Shawn Hamilton, a principal at Proveras Commercial Realty, agreed the tide could start to turn once the feds’ four-day-a-week office policy is officially in place.
“We are the last place on the face of the planet where return-to-office seems to be a debate,” he said. “I would suggest now at this point that the (vacancy) statistics that we’re seeing right now are just a lag, and I expect them over the course of the next little while to change.”
Hamilton said he expects the federal government to resume more leasing activity after years of shrinking its footprint as it reassesses the condition of some of its existing offices that may have deteriorated since the pandemic.
“I would suggest there’s enough evidence in the math equation to suggest that public works will likely be a candidate to start … leasing (more) space,” he said, adding he wouldn’t be surprised to see some “high-profile renewals” and a new wave of requests for space from the feds in the coming months.
“I think we will start to return to something that looks much more normal or much more in line with what we were used to pre-pandemic.”
Warren Wilkinson, senior managing director of Colliers’ Ottawa office, said brokers will have a better picture of where the office market stands by the end of the year.
“I think we’re going to be in a wait-and-see pattern until the fall hits and we see the true impact of the federal government’s return-to-office policy in effect – if it actually comes into effect,” he said, adding he doesn’t anticipate any “major swings” in the vacancy rate between now and then.
The federal government wasn’t the only occupant to pull out of a significant tranche of space last quarter.
Colliers said the amount of total leased office real estate in Ottawa declined by 372,000 square feet last quarter – including three full floors at Constitution Square being put back on the market. That pushed the downtown vacancy to 13.5 per cent, up from 13.3 per cent in the fourth quarter of 2025.
The firm said the vacancy rate in the fringe core – the area just on the cusp of the central business district – rose to 17.8 per cent in the first quarter from 16.7 per cent at the end of December as multiple tenants vacated their offices.

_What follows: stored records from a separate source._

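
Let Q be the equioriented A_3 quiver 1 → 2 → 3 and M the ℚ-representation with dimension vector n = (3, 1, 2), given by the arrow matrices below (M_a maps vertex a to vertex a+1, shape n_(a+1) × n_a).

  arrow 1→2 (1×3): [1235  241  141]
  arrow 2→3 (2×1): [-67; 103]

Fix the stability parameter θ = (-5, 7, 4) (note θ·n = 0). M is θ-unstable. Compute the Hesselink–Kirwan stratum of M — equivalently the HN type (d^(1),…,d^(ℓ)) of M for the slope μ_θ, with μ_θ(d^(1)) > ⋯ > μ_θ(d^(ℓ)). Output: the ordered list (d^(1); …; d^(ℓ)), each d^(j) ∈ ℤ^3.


Interval decomposition of M: I[1,1]^2, I[1,3], I[3,3].
HN type (ℓ=3): μ^(1)=11/2; μ^(2)=4; μ^(3)=-5

((0, 1, 1); (0, 0, 1); (3, 0, 0))


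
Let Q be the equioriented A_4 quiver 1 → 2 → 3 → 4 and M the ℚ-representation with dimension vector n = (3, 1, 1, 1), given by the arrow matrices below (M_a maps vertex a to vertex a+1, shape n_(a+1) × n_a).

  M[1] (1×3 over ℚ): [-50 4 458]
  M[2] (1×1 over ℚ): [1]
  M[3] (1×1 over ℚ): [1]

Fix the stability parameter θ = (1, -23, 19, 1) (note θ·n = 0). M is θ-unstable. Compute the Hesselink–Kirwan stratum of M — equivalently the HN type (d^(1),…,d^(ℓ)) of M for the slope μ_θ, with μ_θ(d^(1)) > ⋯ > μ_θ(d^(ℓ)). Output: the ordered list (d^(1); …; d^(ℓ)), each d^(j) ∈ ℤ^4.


Interval decomposition of M: I[1,1]^2, I[1,4].
HN type (ℓ=3): μ^(1)=10; μ^(2)=1; μ^(3)=-11

((0, 0, 1, 1); (2, 0, 0, 0); (1, 1, 0, 0))


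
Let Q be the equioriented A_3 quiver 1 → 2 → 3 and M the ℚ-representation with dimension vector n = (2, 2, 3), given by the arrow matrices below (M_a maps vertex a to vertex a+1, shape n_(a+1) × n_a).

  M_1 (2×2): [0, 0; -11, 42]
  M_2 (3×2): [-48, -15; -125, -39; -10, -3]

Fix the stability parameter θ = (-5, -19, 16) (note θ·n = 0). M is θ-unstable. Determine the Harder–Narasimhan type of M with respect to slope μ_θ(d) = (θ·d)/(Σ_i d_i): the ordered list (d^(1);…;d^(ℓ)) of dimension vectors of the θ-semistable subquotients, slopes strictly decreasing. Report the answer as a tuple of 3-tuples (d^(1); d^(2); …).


Barcode: M ≅ I[1,1], I[1,3], I[2,3], I[3,3]. HN layers by μ_θ (4 steps, strictly decreasing):
  μ^(1)=16; μ^(2)=-5; μ^(3)=-12; μ^(4)=-19

((0, 0, 3); (1, 0, 0); (1, 1, 0); (0, 1, 0))


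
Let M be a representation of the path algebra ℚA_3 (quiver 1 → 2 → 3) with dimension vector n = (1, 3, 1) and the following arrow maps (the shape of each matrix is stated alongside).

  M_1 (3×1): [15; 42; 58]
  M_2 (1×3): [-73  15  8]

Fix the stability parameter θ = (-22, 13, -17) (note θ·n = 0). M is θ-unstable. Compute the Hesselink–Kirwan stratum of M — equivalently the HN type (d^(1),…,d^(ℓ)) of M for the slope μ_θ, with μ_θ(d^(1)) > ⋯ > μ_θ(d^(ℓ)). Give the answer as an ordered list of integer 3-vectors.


Via rank(M_{q-1}∘⋯∘M_p): M ≅ I[1,3], I[2,2]^2.
μ_θ-semistable layers: μ^(1)=13; μ^(2)=-2; μ^(3)=-22

((0, 2, 0); (0, 1, 1); (1, 0, 0))


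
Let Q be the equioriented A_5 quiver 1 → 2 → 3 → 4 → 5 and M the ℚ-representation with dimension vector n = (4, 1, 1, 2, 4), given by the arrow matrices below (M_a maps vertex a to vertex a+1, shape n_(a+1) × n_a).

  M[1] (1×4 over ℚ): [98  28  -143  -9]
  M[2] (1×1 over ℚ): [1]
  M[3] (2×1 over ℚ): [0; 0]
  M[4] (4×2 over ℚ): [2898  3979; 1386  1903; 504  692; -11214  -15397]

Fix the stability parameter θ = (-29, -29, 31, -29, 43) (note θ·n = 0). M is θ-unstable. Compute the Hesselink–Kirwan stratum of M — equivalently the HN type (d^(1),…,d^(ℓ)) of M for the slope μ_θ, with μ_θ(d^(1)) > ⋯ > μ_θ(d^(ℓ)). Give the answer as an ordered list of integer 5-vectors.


Via rank(M_{q-1}∘⋯∘M_p): M ≅ I[1,1]^3, I[1,3], I[4,4], I[4,5], I[5,5]^3.
μ_θ-semistable layers: μ^(1)=43; μ^(2)=31; μ^(3)=-29

((0, 0, 0, 0, 4); (0, 0, 1, 0, 0); (4, 1, 0, 2, 0))


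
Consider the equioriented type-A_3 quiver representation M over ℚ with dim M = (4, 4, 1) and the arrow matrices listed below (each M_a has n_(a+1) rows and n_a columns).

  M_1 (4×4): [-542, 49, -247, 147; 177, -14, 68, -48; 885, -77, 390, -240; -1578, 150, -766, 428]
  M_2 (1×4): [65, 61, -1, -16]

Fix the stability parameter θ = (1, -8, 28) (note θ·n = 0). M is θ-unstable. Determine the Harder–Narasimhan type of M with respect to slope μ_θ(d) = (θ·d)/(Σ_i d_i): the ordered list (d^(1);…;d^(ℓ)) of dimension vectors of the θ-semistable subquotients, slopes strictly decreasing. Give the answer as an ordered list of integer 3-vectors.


Via rank(M_{q-1}∘⋯∘M_p): M ≅ I[1,2]^3, I[1,3].
μ_θ-semistable layers: μ^(1)=28; μ^(2)=-7/2

((0, 0, 1); (4, 4, 0))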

Meanwhile, in the suburbs, Giant Tiger has put 106,000 square feet of space at its head office on Walkley Road up for lease.

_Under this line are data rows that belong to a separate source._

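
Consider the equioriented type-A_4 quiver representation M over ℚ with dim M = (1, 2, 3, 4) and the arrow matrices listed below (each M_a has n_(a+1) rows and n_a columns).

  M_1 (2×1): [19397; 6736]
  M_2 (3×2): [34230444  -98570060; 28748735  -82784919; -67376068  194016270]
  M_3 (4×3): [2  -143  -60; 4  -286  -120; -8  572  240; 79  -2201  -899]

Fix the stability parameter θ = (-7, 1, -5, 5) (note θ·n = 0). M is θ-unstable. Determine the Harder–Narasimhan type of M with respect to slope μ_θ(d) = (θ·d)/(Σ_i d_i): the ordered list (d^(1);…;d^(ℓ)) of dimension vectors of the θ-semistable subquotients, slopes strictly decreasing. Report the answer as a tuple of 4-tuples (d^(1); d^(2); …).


Barcode: M ≅ I[1,4], I[2,4], I[3,3], I[4,4]^2. HN layers by μ_θ (4 steps, strictly decreasing):
  μ^(1)=5; μ^(2)=-2; μ^(3)=-5; μ^(4)=-7

((0, 0, 0, 4); (0, 2, 2, 0); (0, 0, 1, 0); (1, 0, 0, 0))


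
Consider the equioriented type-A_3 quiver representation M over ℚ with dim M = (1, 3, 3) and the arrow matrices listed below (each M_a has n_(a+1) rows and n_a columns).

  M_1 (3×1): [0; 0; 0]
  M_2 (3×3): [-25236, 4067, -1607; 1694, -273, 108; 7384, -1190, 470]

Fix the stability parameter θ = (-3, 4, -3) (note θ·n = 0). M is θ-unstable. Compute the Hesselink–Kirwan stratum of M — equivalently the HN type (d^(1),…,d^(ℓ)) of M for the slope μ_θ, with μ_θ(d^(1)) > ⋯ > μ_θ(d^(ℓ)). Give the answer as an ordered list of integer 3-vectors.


Interval decomposition of M: I[1,1], I[2,2], I[2,3]^2, I[3,3].
HN type (ℓ=3): μ^(1)=4; μ^(2)=1/2; μ^(3)=-3

((0, 1, 0); (0, 2, 2); (1, 0, 1))


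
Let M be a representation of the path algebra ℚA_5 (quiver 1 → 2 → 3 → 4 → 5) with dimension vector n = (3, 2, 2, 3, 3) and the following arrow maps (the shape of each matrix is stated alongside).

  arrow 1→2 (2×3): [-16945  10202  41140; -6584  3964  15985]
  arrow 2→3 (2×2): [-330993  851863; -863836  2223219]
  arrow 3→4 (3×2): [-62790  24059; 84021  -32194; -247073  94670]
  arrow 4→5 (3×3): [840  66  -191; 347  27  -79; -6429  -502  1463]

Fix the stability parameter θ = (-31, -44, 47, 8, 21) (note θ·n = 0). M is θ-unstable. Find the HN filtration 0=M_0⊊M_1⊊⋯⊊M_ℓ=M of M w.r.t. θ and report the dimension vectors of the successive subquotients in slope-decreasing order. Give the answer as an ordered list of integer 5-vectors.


Via rank(M_{q-1}∘⋯∘M_p): M ≅ I[1,1], I[1,5]^2, I[4,5].
μ_θ-semistable layers: μ^(1)=76/3; μ^(2)=21; μ^(3)=8; μ^(4)=-31; μ^(5)=-75/2

((0, 0, 2, 2, 2); (0, 0, 0, 0, 1); (0, 0, 0, 1, 0); (1, 0, 0, 0, 0); (2, 2, 0, 0, 0))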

Spokesperson Alison Scarlett said Wednesday the iconic retailer’s move to a hybrid work model means it does not need to occupy all of the four-storey, 173,800-square-foot building at 2480 Walkley Rd., which opened in 2021.
“As part of this approach, and in response to evolving workspace needs, we’ve optimized our office footprint and are offering a portion of our space for lease to external businesses,” Scarlett said in an email to OBJ.

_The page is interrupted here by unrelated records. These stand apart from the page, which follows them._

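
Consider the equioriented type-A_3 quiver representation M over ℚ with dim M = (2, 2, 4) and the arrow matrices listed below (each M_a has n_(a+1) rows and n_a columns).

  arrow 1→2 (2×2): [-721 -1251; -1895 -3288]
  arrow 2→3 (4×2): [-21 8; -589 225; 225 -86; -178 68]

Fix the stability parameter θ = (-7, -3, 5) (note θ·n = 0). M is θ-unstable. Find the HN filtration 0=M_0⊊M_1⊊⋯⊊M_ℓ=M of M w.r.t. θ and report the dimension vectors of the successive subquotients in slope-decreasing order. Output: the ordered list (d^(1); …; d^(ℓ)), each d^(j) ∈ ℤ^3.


Interval decomposition of M: I[1,3]^2, I[3,3]^2.
HN type (ℓ=3): μ^(1)=5; μ^(2)=-3; μ^(3)=-7

((0, 0, 4); (0, 2, 0); (2, 0, 0))


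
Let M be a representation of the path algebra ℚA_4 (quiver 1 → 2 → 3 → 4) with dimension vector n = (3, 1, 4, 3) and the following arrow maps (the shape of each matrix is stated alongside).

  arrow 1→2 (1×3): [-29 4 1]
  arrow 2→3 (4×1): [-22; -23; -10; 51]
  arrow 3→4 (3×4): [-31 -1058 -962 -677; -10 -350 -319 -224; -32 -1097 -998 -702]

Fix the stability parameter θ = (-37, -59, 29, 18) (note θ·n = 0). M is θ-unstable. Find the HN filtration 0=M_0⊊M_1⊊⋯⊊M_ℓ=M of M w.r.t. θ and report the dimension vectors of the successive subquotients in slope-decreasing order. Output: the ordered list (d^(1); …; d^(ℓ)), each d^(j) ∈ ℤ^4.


Interval decomposition of M: I[1,1]^2, I[1,4], I[3,3], I[3,4]^2.
HN type (ℓ=4): μ^(1)=29; μ^(2)=47/2; μ^(3)=-37; μ^(4)=-48

((0, 0, 1, 0); (0, 0, 3, 3); (2, 0, 0, 0); (1, 1, 0, 0))


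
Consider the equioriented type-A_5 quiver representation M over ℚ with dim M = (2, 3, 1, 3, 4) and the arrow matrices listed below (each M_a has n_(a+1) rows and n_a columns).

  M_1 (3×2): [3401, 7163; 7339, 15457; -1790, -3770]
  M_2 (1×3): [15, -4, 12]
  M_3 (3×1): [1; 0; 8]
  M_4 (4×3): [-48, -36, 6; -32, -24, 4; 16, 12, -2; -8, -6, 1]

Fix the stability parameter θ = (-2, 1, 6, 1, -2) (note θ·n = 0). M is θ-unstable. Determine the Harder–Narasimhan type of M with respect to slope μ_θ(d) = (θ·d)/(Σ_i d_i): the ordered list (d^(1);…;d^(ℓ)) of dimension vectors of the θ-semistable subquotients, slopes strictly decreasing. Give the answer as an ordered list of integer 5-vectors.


Via rank(M_{q-1}∘⋯∘M_p): M ≅ I[1,1], I[1,4], I[2,2]^2, I[4,4], I[4,5], I[5,5]^3.
μ_θ-semistable layers: μ^(1)=7/2; μ^(2)=1; μ^(3)=-1/2; μ^(4)=-2

((0, 0, 1, 1, 0); (0, 3, 0, 1, 0); (0, 0, 0, 1, 1); (2, 0, 0, 0, 3))


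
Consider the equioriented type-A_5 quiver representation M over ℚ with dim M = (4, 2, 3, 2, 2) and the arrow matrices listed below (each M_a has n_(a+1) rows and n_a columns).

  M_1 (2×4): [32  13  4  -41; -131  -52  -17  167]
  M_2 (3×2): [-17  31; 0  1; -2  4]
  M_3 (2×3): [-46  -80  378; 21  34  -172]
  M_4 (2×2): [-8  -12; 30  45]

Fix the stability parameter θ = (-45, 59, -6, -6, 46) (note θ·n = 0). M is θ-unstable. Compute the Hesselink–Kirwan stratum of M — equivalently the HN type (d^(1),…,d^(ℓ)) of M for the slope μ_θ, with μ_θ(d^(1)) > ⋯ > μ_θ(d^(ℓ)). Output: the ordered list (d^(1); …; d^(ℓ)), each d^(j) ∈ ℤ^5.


Interval decomposition of M: I[1,1]^2, I[1,3], I[1,5], I[3,4], I[5,5].
HN type (ℓ=5): μ^(1)=46; μ^(2)=53/2; μ^(3)=47/3; μ^(4)=-6; μ^(5)=-45

((0, 0, 0, 0, 2); (0, 1, 1, 0, 0); (0, 1, 1, 1, 0); (0, 0, 1, 1, 0); (4, 0, 0, 0, 0))


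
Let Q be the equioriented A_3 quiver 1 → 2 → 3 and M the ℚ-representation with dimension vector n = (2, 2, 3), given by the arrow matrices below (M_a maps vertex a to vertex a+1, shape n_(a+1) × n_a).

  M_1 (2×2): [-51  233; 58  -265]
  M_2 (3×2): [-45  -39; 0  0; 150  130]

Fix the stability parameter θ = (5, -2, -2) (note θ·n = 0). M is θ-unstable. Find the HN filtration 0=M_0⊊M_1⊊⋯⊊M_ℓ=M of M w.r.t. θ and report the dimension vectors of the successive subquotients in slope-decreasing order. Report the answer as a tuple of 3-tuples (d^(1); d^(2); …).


Barcode: M ≅ I[1,2], I[1,3], I[3,3]^2. HN layers by μ_θ (3 steps, strictly decreasing):
  μ^(1)=3/2; μ^(2)=1/3; μ^(3)=-2

((1, 1, 0); (1, 1, 1); (0, 0, 2))


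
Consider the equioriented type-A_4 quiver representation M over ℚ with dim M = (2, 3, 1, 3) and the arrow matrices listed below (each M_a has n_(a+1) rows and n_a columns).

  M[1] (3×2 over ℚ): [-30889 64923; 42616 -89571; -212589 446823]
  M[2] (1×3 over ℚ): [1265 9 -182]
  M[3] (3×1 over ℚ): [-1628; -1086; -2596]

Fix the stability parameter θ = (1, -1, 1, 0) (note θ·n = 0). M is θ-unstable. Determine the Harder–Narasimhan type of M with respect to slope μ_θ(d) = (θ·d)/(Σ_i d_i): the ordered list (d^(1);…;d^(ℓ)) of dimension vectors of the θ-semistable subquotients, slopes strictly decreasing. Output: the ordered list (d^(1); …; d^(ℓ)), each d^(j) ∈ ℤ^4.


Interval decomposition of M: I[1,2], I[1,4], I[2,2], I[4,4]^2.
HN type (ℓ=3): μ^(1)=1/2; μ^(2)=0; μ^(3)=-1

((0, 0, 1, 1); (2, 2, 0, 2); (0, 1, 0, 0))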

While office vacancies are still on the rise, Wilkinson cautioned against reading too much into the latest statistics.
He said the first-quarter numbers were skewed by a few major tenants not renewing their leases and other long-vacant space finally being added to the city’s leasing inventory.
The Business Development Bank of Canada, for example, has moved out of a 73,000-square-foot building at 700 Silver Seven Dr. that housed its Kanata office, while an empty 26,000-square-foot building at nearby 350 Palladium Dr. is also now on the market. Both buildings were purchased by California-based cybersecurity giant Fortinet in 2022 and are now being offered for sale and lease.
Wilkinson said there has been an uptick in touring activity among tenants, while more and more smaller chunks of space are being leased.
“The numbers don’t reflect the activity that we’re seeing within the market, which continues to make us optimistic,” he said.